Diese CD bietet ganz große Unterhaltung. Wenn die Scheibe erst einmal eingelegt ist und die ersten Töne aus den Lautsprechern kommen, dann ist man hineingenommen in eine erlebnisreiche Reise. Man kann die gesamte CD von vorn bis hinten laufen lassen und wird die ganze Zeit begeistert sein, welch eine Vielfalt und künstlerische Qualität hier geboten wird. Die Valente gibt, wie eigentlich immer, jedem Lied eine ganz persönliche Note. Die perfekten Arrangements mit großem Orchester erzeugen eine beeindruckende Klangkulisse. So erlebt man ergreifende, tragische, romantische, intime und euphorische Momente entlang der musikalischen Reise. Die CD ist also definitiv nichts zum Nebenbei hören, nein, man sollte sich Zeit zum intensiven hören nehmen.

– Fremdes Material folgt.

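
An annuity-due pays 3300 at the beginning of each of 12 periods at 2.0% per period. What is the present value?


PV_due = PMT * (1-(1+i)^(-n))/i * (1+i)
PV_immediate = 34898.626
PV_due = 34898.626 * 1.02
= 35596.5985


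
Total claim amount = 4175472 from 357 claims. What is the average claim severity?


severity = total / number
= 4175472 / 357
= 11696.0


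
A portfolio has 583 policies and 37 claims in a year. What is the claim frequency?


frequency = claims / policies
= 37 / 583
= 0.0635


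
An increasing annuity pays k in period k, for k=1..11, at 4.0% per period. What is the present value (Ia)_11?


(Ia)_n = sum_{k=1}^{n} k * v^k, v = 1/(1+i)
v = 0.961538
Sum computed term by term:
(Ia)_11 = 49.1376


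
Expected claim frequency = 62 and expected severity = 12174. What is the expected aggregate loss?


E[S] = E[N] * E[X]
= 62 * 12174
= 754788


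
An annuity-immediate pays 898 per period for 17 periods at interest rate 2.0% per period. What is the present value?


PV = PMT * (1 - (1+i)^(-n)) / i
= 898 * (1 - (1+0.02)^(-17)) / 0.02
= 898 * (1 - 0.714163) / 0.02
= 898 * 14.291872
= 12834.1009


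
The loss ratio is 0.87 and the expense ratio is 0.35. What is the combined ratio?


Combined ratio = loss ratio + expense ratio
= 0.87 + 0.35
= 1.22


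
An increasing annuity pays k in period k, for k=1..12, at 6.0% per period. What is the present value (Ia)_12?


(Ia)_n = sum_{k=1}^{n} k * v^k, v = 1/(1+i)
v = 0.943396
Sum computed term by term:
(Ia)_12 = 48.7207


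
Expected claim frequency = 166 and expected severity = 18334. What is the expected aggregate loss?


E[S] = E[N] * E[X]
= 166 * 18334
= 3.0434e+06


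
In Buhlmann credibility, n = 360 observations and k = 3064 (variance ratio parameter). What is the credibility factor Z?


Z = n / (n + k)
= 360 / (360 + 3064)
= 360 / 3424
= 0.1051


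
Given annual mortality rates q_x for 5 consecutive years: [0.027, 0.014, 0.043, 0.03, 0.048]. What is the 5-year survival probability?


p_k = 1 - q_k for each year
Survival = product of (1 - q_k)
= 0.973 * 0.986 * 0.957 * 0.97 * 0.952
= 0.8478


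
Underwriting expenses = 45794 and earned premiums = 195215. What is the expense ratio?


Expense ratio = expenses / premiums
= 45794 / 195215
= 0.2346


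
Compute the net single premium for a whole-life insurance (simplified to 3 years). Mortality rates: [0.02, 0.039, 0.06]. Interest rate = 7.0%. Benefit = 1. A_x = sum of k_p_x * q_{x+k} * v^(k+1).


v = 0.934579
Year 0: k_p_x=1.0, q=0.02, term=0.018692
Year 1: k_p_x=0.98, q=0.039, term=0.033383
Year 2: k_p_x=0.94178, q=0.06, term=0.046126
A_x = 0.0982


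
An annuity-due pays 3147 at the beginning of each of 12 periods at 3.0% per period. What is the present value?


PV_due = PMT * (1-(1+i)^(-n))/i * (1+i)
PV_immediate = 31325.2506
PV_due = 31325.2506 * 1.03
= 32265.0081


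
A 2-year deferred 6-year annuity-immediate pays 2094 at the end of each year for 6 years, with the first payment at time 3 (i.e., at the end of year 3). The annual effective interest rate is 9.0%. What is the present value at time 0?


PV at time 2 of the 6-year annuity-immediate:
a_n = 2094 * (1-(1+0.09)^(-6))/0.09 = 9393.5135
Discount back 2 years to time 0:
PV = 9393.5135 * (1+0.09)^(-2)
= 9393.5135 * 0.84168
= 7906.3324


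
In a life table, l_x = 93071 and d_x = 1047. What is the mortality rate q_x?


q_x = d_x / l_x
= 1047 / 93071
= 0.0112


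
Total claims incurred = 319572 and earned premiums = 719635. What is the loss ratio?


Loss ratio = claims / premiums
= 319572 / 719635
= 0.4441


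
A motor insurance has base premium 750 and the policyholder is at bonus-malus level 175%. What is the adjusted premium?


adjusted = base * BM_level / 100
= 750 * 175 / 100
= 750 * 1.75
= 1312.5


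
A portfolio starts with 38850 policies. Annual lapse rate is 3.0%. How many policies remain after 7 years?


remaining = initial * (1 - lapse)^years
= 38850 * (1 - 0.03)^7
= 38850 * 0.807983
= 31390.1335


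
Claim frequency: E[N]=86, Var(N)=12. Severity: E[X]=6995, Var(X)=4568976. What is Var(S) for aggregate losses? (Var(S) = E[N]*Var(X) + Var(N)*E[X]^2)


Var(S) = E[N]*Var(X) + Var(N)*E[X]^2
= 86*4568976 + 12*6995^2
= 392931936 + 587160300
= 9.8009e+08


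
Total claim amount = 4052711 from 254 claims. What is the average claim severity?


severity = total / number
= 4052711 / 254
= 15955.5551


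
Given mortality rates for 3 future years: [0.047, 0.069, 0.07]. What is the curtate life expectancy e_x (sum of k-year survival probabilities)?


e_x = sum_{k=1}^{n} k_p_x
k_p_x values:
  1_p_x = 0.953
  2_p_x = 0.887243
  3_p_x = 0.825136
e_x = 2.6654


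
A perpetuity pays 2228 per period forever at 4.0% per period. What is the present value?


PV = PMT / i
= 2228 / 0.04
= 55700.0


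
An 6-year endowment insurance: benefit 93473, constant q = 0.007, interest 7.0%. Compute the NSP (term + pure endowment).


Term component = 3068.9645
Pure endowment = 6_p_x * v^6 * benefit = 0.958728 * 0.666342 * 93473 = 59714.3908
NSP = 62783.3553


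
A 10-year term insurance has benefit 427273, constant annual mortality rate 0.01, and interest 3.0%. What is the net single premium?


NSP = benefit * sum_{k=0}^{n-1} k_p_x * q * v^(k+1)
With constant q=0.01, v=0.970874
Sum = 0.081764
NSP = 427273 * 0.081764
= 34935.4215


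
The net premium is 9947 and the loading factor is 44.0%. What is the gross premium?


Gross = net * (1 + loading)
= 9947 * (1 + 0.44)
= 9947 * 1.44
= 14323.68


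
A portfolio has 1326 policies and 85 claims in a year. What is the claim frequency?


frequency = claims / policies
= 85 / 1326
= 0.0641


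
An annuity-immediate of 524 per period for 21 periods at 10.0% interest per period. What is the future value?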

Besonders erfreulich ist, das Vocalion hier wieder (wie bei der Valente-Serie üblich) zwei LPs zusammen auf einen Tonträger gebannt hat. Die erste LP "Great Continental Hits" von 1962 ist eine von Stanley Black arrangierte Reise quer durch Europa. Evergreens verschieder Länder werden präsentiert. So kommt man u.a. von Frankreich (mit dem melancholischen "Autumn Leaves") über Deutschland (mit dem Theo Mackeben-Klassiker "Bei dir war es immer so schön", hier in der englischen Version "Too Soon") und Italien (mit dem beschwingten "Volare") nach Skandinavien (dem mystischen "Värmlands Visa").
Der zweite Teil der CD entspricht der 1964er LP "Valente & Violins". Roland Shaw mit seinem Orchester bettet Caterina Valentes Gesangskunst in eine grandiose Streicherkulisse. Viele bekannte Balladen des American Songbook werden in ausdrucksstarker Weise interpretiert.
Diese CD wird nicht nur Valente-Fans gefallen, sie ist ein Zeitdokument für künstlerische Spitzenklasse in Gesang und Orchestrierung.